Step 1: 克隆和编译llama.cpp

（可选）如果已下载旧版仓库，建议git pull拉取最新代码，并执行make clean进行清理
拉取最新版适配过Atom大模型的llama.cpp仓库代码

$ git clone https://github.com/Rayrtfr/llama.cpp

对llama.cpp项目进行编译，生成./main（用于推理）和./quantize（用于量化）二进制文件。

$ make

Windows/Linux用户如需启用GPU推理，则推荐与BLAS（或cuBLAS如果有GPU）一起编译，可以提高prompt处理速度。以下是和cuBLAS一起编译的命令，适用于NVIDIA相关GPU。参考：llama.cpp#blas-build

$ make LLAMA_CUBLAS=1

macOS用户无需额外操作，llama.cpp已对ARM NEON做优化，并且已自动启用BLAS。M系列芯片推荐使用Metal启用GPU推理，显著提升速度。只需将编译命令改为：LLAMA_METAL=1 make，参考llama.cpp#metal-build

$ LLAMA_METAL=1 make

Step 2: 生成量化版本模型

目前llama.cpp已支持.safetensors文件以及huggingface格式.bin转换为GGUF的FP16格式。

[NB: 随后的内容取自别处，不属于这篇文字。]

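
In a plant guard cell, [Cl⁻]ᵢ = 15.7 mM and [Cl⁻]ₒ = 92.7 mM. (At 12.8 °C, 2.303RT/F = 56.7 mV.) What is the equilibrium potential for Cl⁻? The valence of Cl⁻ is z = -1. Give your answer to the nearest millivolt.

-44 mV

E = (56.7/z) · log₁₀([Cl⁻]_out/[Cl⁻]_in) with z = -1.
For an anion, dividing by z = -1 reverses the sign.
= (56.7/-1) · log₁₀(92.7/15.7) = -56.70 · log₁₀(5.904)
= -56.70 · (0.7712) = -43.73 mV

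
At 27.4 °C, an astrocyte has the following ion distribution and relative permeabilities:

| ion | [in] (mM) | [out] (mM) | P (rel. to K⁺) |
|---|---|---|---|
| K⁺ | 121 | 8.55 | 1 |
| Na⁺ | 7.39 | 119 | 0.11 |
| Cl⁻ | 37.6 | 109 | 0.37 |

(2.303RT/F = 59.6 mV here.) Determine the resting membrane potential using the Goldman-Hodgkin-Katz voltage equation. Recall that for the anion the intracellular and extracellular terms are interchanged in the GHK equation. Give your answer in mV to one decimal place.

-39.3 mV

Vm = 59.6 · log₁₀[(Σ P·[cation]ₒ + Σ P·[anion]ᵢ) / (Σ P·[cation]ᵢ + Σ P·[anion]ₒ)]
Numerator = 1×8.55 + 0.11×119 + 0.37×37.6 = 35.55
Denominator = 1×121 + 0.11×7.39 + 0.37×109 = 162.1
Vm = 59.6 · log₁₀(0.21926) = 59.6 × (-0.6590) = -39.28 mV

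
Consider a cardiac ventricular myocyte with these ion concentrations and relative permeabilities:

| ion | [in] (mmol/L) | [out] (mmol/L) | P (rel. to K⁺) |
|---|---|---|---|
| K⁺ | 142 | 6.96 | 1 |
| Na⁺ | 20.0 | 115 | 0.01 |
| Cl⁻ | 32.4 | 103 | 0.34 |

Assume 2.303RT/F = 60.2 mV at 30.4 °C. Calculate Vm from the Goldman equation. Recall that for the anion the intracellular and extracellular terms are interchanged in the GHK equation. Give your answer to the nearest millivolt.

-58 mV

Vm = 60.2 · log₁₀[(Σ P·[cation]ₒ + Σ P·[anion]ᵢ) / (Σ P·[cation]ᵢ + Σ P·[anion]ₒ)]
Numerator = 1×6.96 + 0.01×115 + 0.34×32.4 = 19.13
Denominator = 1×142 + 0.01×20.0 + 0.34×103 = 177.2
Vm = 60.2 · log₁₀(0.10792) = 60.2 × (-0.9669) = -58.21 mV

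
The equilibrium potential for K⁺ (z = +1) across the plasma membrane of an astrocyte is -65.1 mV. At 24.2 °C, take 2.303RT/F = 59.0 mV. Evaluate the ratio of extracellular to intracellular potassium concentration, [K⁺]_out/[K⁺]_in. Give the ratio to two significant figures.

0.079

log₁₀([out]/[in]) = E·z/(59.0) = -65.1 × 1 / 59.0 = -1.1034
[out]/[in] = 10^(-1.1034) = 0.07882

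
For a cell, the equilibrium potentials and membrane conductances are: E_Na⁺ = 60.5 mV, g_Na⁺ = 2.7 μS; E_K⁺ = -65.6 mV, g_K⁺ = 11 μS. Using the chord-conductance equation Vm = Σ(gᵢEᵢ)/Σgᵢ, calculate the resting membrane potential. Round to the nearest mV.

Σ gᵢEᵢ = 2.7·(60.5) + 11·(-65.6) = -558.25
Σ gᵢ = 2.7 + 11 = 13.7
Vm = -558.25 / 13.7 = -40.75 mV

-41 mV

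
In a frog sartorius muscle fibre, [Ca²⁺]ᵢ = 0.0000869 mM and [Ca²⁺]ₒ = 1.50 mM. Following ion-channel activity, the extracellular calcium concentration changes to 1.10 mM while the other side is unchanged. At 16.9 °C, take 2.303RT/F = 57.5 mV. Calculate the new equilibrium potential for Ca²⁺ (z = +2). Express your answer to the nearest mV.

After the shift: [Ca²⁺]_out = 1.10, [Ca²⁺]_in = 0.0000869 mM.
E_new = (57.5/2)·log₁₀(1.10/0.0000869) = 28.75 · (4.1024) = 117.94 mV

118 mV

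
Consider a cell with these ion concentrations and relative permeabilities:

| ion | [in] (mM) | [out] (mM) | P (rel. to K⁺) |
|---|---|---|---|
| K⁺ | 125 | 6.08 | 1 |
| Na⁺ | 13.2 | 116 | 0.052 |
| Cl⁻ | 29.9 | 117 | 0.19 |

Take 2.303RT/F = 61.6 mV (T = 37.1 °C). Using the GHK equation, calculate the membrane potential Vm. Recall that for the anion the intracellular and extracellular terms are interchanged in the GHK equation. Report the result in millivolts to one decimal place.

Vm = 61.6 · log₁₀[(Σ P·[cation]ₒ + Σ P·[anion]ᵢ) / (Σ P·[cation]ᵢ + Σ P·[anion]ₒ)]
Numerator = 1×6.08 + 0.052×116 + 0.19×29.9 = 17.79
Denominator = 1×125 + 0.052×13.2 + 0.19×117 = 147.9
Vm = 61.6 · log₁₀(0.12029) = 61.6 × (-0.9198) = -56.66 mV

-56.7 mV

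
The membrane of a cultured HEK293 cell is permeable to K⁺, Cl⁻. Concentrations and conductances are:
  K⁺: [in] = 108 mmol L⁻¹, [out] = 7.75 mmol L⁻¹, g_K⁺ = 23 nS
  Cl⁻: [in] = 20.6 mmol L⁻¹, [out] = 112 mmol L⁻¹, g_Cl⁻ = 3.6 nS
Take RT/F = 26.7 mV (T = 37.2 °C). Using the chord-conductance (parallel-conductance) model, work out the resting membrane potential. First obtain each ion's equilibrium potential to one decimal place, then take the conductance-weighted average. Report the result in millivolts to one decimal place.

E_K⁺ = (26.7/1)·ln(7.75/108) = -70.3 mV
E_Cl⁻ = (26.7/-1)·ln(112/20.6) = -45.2 mV
Vm = (Σ gᵢEᵢ)/(Σ gᵢ) = (23·-70.3 + 3.6·-45.2) / (23 + 3.6)
= -1779.62 / 26.6 = -66.90 mV

-66.9 mV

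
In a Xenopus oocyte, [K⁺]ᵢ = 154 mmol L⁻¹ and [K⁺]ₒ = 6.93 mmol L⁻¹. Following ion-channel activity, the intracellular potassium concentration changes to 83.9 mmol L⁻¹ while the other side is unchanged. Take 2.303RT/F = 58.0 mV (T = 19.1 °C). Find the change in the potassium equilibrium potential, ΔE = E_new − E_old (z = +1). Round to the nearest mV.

E_old = (58.0/1)·log₁₀(6.93/154) = -78.11 mV
E_new = (58.0/1)·log₁₀(6.93/83.9) = -62.82 mV
ΔE = -62.82 − (-78.11) = 15.30 mV

15 mV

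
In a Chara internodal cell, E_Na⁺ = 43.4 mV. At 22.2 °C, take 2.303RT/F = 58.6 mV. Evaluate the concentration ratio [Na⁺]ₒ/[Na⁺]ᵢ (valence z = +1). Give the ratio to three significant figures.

5.50

log₁₀([out]/[in]) = E·z/(58.6) = 43.4 × 1 / 58.6 = 0.7406
[out]/[in] = 10^(0.7406) = 5.503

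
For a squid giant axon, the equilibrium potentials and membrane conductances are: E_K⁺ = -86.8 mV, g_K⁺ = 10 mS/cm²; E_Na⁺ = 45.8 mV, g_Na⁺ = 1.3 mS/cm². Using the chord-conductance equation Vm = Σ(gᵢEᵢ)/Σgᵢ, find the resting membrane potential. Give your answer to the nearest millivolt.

-72 mV

Σ gᵢEᵢ = 10·(-86.8) + 1.3·(45.8) = -808.46
Σ gᵢ = 10 + 1.3 = 11.3
Vm = -808.46 / 11.3 = -71.55 mV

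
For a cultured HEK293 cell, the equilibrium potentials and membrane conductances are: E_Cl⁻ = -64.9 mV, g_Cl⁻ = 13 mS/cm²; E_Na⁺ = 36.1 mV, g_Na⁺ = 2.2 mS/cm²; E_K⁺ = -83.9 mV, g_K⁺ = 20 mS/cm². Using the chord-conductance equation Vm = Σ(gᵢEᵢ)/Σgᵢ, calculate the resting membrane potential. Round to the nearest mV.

-69 mV

Σ gᵢEᵢ = 13·(-64.9) + 2.2·(36.1) + 20·(-83.9) = -2442.28
Σ gᵢ = 13 + 2.2 + 20 = 35.2
Vm = -2442.28 / 35.2 = -69.38 mV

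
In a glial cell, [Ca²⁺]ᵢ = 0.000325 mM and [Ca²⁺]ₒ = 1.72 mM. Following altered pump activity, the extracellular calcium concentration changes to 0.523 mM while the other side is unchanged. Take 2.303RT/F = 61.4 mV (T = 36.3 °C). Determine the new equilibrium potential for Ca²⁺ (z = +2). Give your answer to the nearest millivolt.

98 mV

After the shift: [Ca²⁺]_out = 0.523, [Ca²⁺]_in = 0.000325 mM.
E_new = (61.4/2)·log₁₀(0.523/0.000325) = 30.70 · (3.2066) = 98.44 mV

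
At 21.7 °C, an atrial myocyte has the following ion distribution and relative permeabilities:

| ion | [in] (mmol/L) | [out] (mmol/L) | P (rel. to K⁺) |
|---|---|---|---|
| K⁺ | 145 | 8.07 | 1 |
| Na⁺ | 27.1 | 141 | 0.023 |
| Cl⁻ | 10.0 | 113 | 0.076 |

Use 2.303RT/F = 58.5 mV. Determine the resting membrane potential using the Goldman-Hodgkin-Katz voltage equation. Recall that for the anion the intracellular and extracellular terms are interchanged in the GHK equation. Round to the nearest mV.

Vm = 58.5 · log₁₀[(Σ P·[cation]ₒ + Σ P·[anion]ᵢ) / (Σ P·[cation]ᵢ + Σ P·[anion]ₒ)]
Numerator = 1×8.07 + 0.023×141 + 0.076×10.0 = 12.07
Denominator = 1×145 + 0.023×27.1 + 0.076×113 = 154.2
Vm = 58.5 · log₁₀(0.078289) = 58.5 × (-1.1063) = -64.72 mV

-65 mV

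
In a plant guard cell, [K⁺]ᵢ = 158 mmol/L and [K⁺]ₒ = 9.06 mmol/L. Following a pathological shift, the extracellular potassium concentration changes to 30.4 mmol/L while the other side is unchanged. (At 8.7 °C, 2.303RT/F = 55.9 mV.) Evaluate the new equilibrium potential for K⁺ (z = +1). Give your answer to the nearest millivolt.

After the shift: [K⁺]_out = 30.4, [K⁺]_in = 158 mmol/L.
E_new = (55.9/1)·log₁₀(30.4/158) = 55.90 · (-0.7158) = -40.01 mV

-40 mV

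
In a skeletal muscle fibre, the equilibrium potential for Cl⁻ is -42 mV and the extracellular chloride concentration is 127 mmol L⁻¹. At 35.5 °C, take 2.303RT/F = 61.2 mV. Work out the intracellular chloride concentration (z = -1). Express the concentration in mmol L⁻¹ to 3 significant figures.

Nernst: E = (61.2/-1) · log₁₀([out]/[in]), so log₁₀([out]/[in]) = -42.0 × -1 / 61.2 = 0.6863.
[out]/[in] = 10^(0.6863) = 4.856.
[in] = 127 / 4.856 = 26.15 mmol L⁻¹.

26.2 mmol L⁻¹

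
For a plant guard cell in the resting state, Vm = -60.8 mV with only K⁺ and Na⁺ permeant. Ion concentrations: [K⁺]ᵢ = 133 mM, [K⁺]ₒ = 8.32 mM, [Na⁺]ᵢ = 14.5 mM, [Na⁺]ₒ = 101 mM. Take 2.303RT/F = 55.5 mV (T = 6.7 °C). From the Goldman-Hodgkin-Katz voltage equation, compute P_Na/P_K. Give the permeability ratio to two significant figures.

Let α = P_Na/P_K. GHK: Vm = 55.5·log₁₀[(Kₒ + α·Naₒ)/(Kᵢ + α·Naᵢ)].
10^(Vm/55.5) = 10^(-60.8/55.5) = 0.080261
So 0.080261·(Kᵢ + α·Naᵢ) = Kₒ + α·Naₒ → α = (0.080261·133.0 − 8.32) / (101.0 − 0.080261·14.5)
α = (10.67 − 8.32) / (101.0 − 1.164) = 2.355/99.84 = 0.02359

0.024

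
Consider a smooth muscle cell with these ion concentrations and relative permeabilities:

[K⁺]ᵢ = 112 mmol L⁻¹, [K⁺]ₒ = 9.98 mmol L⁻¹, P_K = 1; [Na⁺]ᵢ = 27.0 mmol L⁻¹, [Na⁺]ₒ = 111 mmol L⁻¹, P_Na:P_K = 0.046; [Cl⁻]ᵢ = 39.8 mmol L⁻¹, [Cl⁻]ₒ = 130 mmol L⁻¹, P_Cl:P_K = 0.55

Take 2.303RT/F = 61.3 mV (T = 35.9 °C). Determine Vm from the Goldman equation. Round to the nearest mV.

-43 mV

Vm = 61.3 · log₁₀[(Σ P·[cation]ₒ + Σ P·[anion]ᵢ) / (Σ P·[cation]ᵢ + Σ P·[anion]ₒ)]
Numerator = 1×9.98 + 0.046×111 + 0.55×39.8 = 36.98
Denominator = 1×112 + 0.046×27.0 + 0.55×130 = 184.7
Vm = 61.3 · log₁₀(0.20015) = 61.3 × (-0.6986) = -42.83 mV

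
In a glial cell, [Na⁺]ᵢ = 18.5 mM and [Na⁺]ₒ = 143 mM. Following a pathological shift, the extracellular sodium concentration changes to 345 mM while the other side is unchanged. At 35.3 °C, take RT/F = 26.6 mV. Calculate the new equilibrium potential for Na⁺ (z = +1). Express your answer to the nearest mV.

78 mV

After the shift: [Na⁺]_out = 345, [Na⁺]_in = 18.5 mM.
E_new = (26.6/1)·ln(345/18.5) = 26.60 · (2.9258) = 77.83 mV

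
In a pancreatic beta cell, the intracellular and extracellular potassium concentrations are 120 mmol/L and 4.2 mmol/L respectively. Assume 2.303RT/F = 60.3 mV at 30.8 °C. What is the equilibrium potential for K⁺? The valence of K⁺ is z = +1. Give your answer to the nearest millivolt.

-88 mV

E = (60.3/z) · log₁₀([K⁺]_out/[K⁺]_in) with z = +1.
= (60.3/1) · log₁₀(4.2/120) = 60.30 · log₁₀(0.035)
= 60.30 · (-1.4559) = -87.79 mV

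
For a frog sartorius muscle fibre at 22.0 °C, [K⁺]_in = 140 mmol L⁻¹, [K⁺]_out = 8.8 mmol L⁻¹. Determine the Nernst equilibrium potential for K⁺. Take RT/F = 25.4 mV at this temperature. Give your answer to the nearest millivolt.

E = (25.4/z) · ln([K⁺]_out/[K⁺]_in) with z = +1.
= (25.4/1) · ln(8.8/140) = 25.40 · ln(0.06286)
= 25.40 · (-2.7669) = -70.28 mV

-70 mV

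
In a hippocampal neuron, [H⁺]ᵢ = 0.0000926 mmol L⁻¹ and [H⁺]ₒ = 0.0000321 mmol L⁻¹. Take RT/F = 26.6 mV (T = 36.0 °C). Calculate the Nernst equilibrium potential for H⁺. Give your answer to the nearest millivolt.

-28 mV

E = (26.6/z) · ln([H⁺]_out/[H⁺]_in) with z = +1.
= (26.6/1) · ln(0.0000321/0.0000926) = 26.60 · ln(0.3467)
= 26.60 · (-1.0594) = -28.18 mV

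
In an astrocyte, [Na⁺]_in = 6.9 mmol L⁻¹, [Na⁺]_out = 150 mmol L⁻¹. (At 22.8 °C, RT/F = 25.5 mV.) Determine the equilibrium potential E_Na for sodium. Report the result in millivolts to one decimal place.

E = (25.5/z) · ln([Na⁺]_out/[Na⁺]_in) with z = +1.
= (25.5/1) · ln(150/6.9) = 25.50 · ln(21.74)
= 25.50 · (3.0791) = 78.52 mV

78.5 mV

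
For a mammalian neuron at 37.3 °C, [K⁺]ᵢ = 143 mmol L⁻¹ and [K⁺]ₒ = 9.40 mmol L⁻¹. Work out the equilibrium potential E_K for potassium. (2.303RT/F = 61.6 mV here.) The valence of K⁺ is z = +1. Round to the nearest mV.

-73 mV

E = (61.6/z) · log₁₀([K⁺]_out/[K⁺]_in) with z = +1.
= (61.6/1) · log₁₀(9.40/143) = 61.60 · log₁₀(0.06573)
= 61.60 · (-1.1822) = -72.82 mV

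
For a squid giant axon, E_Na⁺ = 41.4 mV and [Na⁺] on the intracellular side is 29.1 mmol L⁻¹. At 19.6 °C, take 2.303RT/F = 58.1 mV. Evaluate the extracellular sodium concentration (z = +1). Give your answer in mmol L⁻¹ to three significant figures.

Nernst: E = (58.1/1) · log₁₀([out]/[in]), so log₁₀([out]/[in]) = 41.4 × 1 / 58.1 = 0.7126.
[out]/[in] = 10^(0.7126) = 5.159.
[out] = 5.159 × 29.1 = 150.1 mmol L⁻¹.

150 mmol L⁻¹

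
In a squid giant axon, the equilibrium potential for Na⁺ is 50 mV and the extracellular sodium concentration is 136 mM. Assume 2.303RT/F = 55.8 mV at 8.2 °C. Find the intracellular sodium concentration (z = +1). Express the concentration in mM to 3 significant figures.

17.3 mM

Nernst: E = (55.8/1) · log₁₀([out]/[in]), so log₁₀([out]/[in]) = 50.0 × 1 / 55.8 = 0.8961.
[out]/[in] = 10^(0.8961) = 7.871.
[in] = 136 / 7.871 = 17.28 mM.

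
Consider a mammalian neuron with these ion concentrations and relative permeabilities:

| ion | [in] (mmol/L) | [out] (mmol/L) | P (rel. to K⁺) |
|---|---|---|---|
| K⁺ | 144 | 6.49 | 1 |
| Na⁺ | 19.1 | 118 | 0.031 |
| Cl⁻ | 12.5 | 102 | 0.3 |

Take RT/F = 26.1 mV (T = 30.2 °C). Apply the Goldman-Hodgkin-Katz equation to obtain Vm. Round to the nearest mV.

Vm = 26.1 · ln[(Σ P·[cation]ₒ + Σ P·[anion]ᵢ) / (Σ P·[cation]ᵢ + Σ P·[anion]ₒ)]
Numerator = 1×6.49 + 0.031×118 + 0.3×12.5 = 13.9
Denominator = 1×144 + 0.031×19.1 + 0.3×102 = 175.2
Vm = 26.1 · ln(0.07933) = 26.1 × (-2.5341) = -66.14 mV

-66 mV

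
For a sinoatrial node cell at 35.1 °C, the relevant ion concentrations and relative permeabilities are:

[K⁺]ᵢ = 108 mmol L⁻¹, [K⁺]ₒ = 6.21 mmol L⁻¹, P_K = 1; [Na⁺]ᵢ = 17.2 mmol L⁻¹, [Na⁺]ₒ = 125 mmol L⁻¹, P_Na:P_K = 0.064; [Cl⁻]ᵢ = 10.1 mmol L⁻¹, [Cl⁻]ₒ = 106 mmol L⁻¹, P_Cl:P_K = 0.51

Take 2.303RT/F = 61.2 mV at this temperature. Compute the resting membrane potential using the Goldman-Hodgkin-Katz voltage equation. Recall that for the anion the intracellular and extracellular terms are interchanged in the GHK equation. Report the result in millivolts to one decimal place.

-56.7 mV

Vm = 61.2 · log₁₀[(Σ P·[cation]ₒ + Σ P·[anion]ᵢ) / (Σ P·[cation]ᵢ + Σ P·[anion]ₒ)]
Numerator = 1×6.21 + 0.064×125 + 0.51×10.1 = 19.36
Denominator = 1×108 + 0.064×17.2 + 0.51×106 = 163.2
Vm = 61.2 · log₁₀(0.11866) = 61.2 × (-0.9257) = -56.65 mV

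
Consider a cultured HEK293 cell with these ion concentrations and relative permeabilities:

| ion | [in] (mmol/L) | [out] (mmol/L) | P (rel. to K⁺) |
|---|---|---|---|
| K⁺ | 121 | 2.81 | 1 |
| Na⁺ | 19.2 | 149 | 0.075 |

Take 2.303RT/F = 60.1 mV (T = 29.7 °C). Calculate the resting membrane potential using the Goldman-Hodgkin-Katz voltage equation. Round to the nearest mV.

-57 mV

Vm = 60.1 · log₁₀[(Σ P·[cation]ₒ + Σ P·[anion]ᵢ) / (Σ P·[cation]ᵢ + Σ P·[anion]ₒ)]
Numerator = 1×2.81 + 0.075×149 = 13.98
Denominator = 1×121 + 0.075×19.2 = 122.4
Vm = 60.1 · log₁₀(0.11422) = 60.1 × (-0.9423) = -56.63 mV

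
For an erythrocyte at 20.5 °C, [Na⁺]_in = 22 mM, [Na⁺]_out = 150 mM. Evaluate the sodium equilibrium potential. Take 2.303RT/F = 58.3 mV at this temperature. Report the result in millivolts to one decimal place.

48.6 mV

E = (58.3/z) · log₁₀([Na⁺]_out/[Na⁺]_in) with z = +1.
= (58.3/1) · log₁₀(150/22) = 58.30 · log₁₀(6.818)
= 58.30 · (0.8337) = 48.60 mV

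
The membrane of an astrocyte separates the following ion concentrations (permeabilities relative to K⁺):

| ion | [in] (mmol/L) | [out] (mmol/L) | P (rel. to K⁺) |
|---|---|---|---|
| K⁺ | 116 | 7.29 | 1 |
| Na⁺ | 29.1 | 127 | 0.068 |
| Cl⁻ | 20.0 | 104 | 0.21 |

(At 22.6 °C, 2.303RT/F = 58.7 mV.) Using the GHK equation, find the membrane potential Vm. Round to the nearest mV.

Vm = 58.7 · log₁₀[(Σ P·[cation]ₒ + Σ P·[anion]ᵢ) / (Σ P·[cation]ᵢ + Σ P·[anion]ₒ)]
Numerator = 1×7.29 + 0.068×127 + 0.21×20.0 = 20.13
Denominator = 1×116 + 0.068×29.1 + 0.21×104 = 139.8
Vm = 58.7 · log₁₀(0.14394) = 58.7 × (-0.8418) = -49.41 mV

-49 mV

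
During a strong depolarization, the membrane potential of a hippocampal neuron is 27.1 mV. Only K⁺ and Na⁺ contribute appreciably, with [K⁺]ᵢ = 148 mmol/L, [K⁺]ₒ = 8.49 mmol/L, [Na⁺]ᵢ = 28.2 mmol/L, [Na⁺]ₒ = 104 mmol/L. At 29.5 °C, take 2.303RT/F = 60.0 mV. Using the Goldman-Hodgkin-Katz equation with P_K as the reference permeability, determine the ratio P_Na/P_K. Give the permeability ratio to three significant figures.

16.9

Let α = P_Na/P_K. GHK: Vm = 60.0·log₁₀[(Kₒ + α·Naₒ)/(Kᵢ + α·Naᵢ)].
10^(Vm/60.0) = 10^(27.1/60.0) = 2.8292
So 2.8292·(Kᵢ + α·Naᵢ) = Kₒ + α·Naₒ → α = (2.8292·148.0 − 8.49) / (104.0 − 2.8292·28.2)
α = (418.7 − 8.49) / (104.0 − 79.78) = 410.2/24.22 = 16.94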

$ python convert.py --outfile ./atom-7B-cpp.gguf  /path/Atom-7B-Chat

$ ./quantize ./atom-7B-cpp.gguf ./ggml-atom-7B-q4_0.gguf q4_0

Step 3: 加载并启动模型

如果想使用GPU推理：cuBLAS/Metal编译需要指定offload层数，在./main中指定例如-ngl 40表示offload 40层模型参数到GPU

使用以下命令启动聊天。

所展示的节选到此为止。